Astronaut Performs First-Ever Plant Transplant in Space

Astronaut Performs First-Ever Plant Transplant in Space

Above the International Space Station (ISS), there are many astronauts and astronauts ranging from plants, bacteria and fungi. It is human responsibility to ensure that all of these are in good health, so when astronaut Mike Hopkins mentioned a sick resident, he did the ISS, the equivalent of rushing into surgery, and performed a life-saving transplant.The patient. 

On Earth, plants are in a fragile state when plant transplants are at risk. It never been attempted in space before – and both Hopkins and NASA scientists working on the agency’s Vegetable Production System (VEGI) have surprised and delighted scientists.

According to NASA, transplant recipients are doing well “surviving and growing with transplantation -” Red Russian “kale and ‘extra dwarf’ Pak choi- donor kale and Pak choi,” the statement said.

sIn fact, transplanted plants probably could not survive on Earth. Now, they are growing even better than the amount of unusual material they contain on our home planet: microgravity.

Astronaut Performs First-Ever Plant Transplant in Space

This is where the horror movies started before you got worried, where people got involved in something they had nothing to do with, and the corridors of the space station will soon resonate with Hopkins’ vain demands of “feed me, Seymour,” because of the harvest today. The astronauts will eat some of it, and the rest will sent back to Earth.

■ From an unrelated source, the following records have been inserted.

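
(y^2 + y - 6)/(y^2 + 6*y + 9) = (y - 2)/(y + 3)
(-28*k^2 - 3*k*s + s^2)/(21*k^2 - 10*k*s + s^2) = (4*k + s)/(-3*k + s)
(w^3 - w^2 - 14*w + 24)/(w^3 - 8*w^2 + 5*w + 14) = (w^2 + w - 12)/(w^2 - 6*w - 7)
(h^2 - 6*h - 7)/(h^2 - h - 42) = (h + 1)/(h + 6)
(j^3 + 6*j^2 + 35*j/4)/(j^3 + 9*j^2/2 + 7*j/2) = (j + 5/2)/(j + 1)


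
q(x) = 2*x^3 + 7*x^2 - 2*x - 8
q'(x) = 6*x^2 + 14*x - 2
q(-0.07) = -7.83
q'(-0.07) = -2.95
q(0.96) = -1.70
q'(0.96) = 16.97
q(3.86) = 203.60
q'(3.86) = 141.44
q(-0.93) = -1.69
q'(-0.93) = -9.83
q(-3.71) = -6.36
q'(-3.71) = 28.64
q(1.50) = 11.50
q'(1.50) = 32.50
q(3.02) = 104.89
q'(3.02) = 95.00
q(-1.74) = 6.14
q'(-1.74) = -8.19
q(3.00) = 103.00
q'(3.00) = 94.00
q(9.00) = 1999.00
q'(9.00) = 610.00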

Although human inhabitants get plenty of nutritious packaged foods at ISS, the vitamins in a packaged diet can be broken down, reducing their nutritional value as much as they are in storage. The idea of ​​long-term space missions and future settlers on other planets becoming self-sufficient and expanding their own space can be important.

Veggie tests have been on the ISS since 2018 and have grown lettuce, mustard and even radishes, growing on clay-based substrates and fertilized little “pillows”. However, when Hopkins examined the veggies in mid-January, he noticed that a few red romaine and dragon lettuce seeds were sprouting slowly behind many other plants. So slowly, in reality, it looked like they would not catch up at harvest time.

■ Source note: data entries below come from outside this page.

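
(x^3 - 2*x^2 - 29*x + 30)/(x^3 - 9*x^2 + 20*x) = (x^3 - 2*x^2 - 29*x + 30)/(x*(x^2 - 9*x + 20))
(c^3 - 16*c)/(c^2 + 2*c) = (c^2 - 16)/(c + 2)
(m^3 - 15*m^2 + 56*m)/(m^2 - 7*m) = m - 8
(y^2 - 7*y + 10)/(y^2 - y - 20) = (y - 2)/(y + 4)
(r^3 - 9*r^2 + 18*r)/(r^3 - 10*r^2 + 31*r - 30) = r*(r - 6)/(r^2 - 7*r + 10)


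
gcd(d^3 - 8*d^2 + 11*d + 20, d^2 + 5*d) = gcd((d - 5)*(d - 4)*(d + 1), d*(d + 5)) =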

Thus, under the direction of the Earth’s Veggie team, Hopkins experimented by replacing extra sprouts from a growing tree with a fighting tree pillow, and it worked. “The success of this small accident transplant is going to be quite significant; “This has opened up many areas for future development,” said Matt Roman, a top scientist on NASA’s VGEG-03I project, who was frustrated with the survival of plants in space.

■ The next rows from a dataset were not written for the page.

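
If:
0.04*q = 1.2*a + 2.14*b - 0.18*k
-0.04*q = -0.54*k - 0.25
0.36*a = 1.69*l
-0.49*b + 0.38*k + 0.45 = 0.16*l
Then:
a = -0.0662127198379462*q - 1.21801059402156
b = 0.0620507463265742*q + 0.644055784809597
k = 0.0740740740740741*q - 0.462962962962963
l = -0.0141044846992075*q - 0.259457878016427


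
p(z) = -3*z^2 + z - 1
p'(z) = 1 - 6*z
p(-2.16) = -17.16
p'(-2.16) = 13.96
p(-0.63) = -2.82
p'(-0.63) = 4.78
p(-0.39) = -1.85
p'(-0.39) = 3.34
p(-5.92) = -112.06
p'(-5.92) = 36.52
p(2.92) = -23.66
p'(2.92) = -16.52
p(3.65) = -37.32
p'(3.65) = -20.90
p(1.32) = -4.91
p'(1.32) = -6.92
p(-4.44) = -64.58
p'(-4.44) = 27.64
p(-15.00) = -691.00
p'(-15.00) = 91.00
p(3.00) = -25.00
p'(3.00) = -17.00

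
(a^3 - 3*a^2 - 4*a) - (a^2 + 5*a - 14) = a^3 - 4*a^2 - 9*a + 14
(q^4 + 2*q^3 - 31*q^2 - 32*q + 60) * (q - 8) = q^5 - 6*q^4 - 47*q^3 + 216*q^2 + 316*q - 480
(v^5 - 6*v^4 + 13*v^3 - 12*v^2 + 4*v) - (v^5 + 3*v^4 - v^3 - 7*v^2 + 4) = -9*v^4 + 14*v^3 - 5*v^2 + 4*v - 4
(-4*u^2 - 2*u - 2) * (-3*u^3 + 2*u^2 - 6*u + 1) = 12*u^5 - 2*u^4 + 26*u^3 + 4*u^2 + 10*u - 2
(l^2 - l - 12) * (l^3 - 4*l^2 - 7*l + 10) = l^5 - 5*l^4 - 15*l^3 + 65*l^2 + 74*l - 120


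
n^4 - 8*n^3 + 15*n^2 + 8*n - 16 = (n - 4)^2*(n - 1)*(n + 1)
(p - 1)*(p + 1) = p^2 - 1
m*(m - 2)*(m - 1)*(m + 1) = m^4 - 2*m^3 - m^2 + 2*m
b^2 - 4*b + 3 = (b - 3)*(b - 1)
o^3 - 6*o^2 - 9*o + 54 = (o - 6)*(o - 3)*(o + 3)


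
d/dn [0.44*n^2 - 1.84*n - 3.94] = 0.88*n - 1.84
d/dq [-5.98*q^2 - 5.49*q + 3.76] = -11.96*q - 5.49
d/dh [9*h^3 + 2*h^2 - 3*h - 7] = 27*h^2 + 4*h - 3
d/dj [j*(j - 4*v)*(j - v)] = 3*j^2 - 10*j*v + 4*v^2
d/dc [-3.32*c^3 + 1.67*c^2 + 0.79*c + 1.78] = -9.96*c^2 + 3.34*c + 0.79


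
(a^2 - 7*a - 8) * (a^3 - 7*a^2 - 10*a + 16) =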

“We are accustomed to using microgravity against us in the fluid / physics department, making it very difficult for plants growing in space. Therefore, to make an exception like this, where microgravity seems to be helpful and plants are growing better than the earth … it is surprising.

So how does microgravity help plants? “Liquids behave very differently in space than soil. The behavior of the liquid seems to have helped the plants in this situation, “said Gioia Massa, a botanist at the Veggie program.

Now all we have to do is wait for the samples to bring it back to Earth so that we can get our hands on the Triffids-esque scene someday.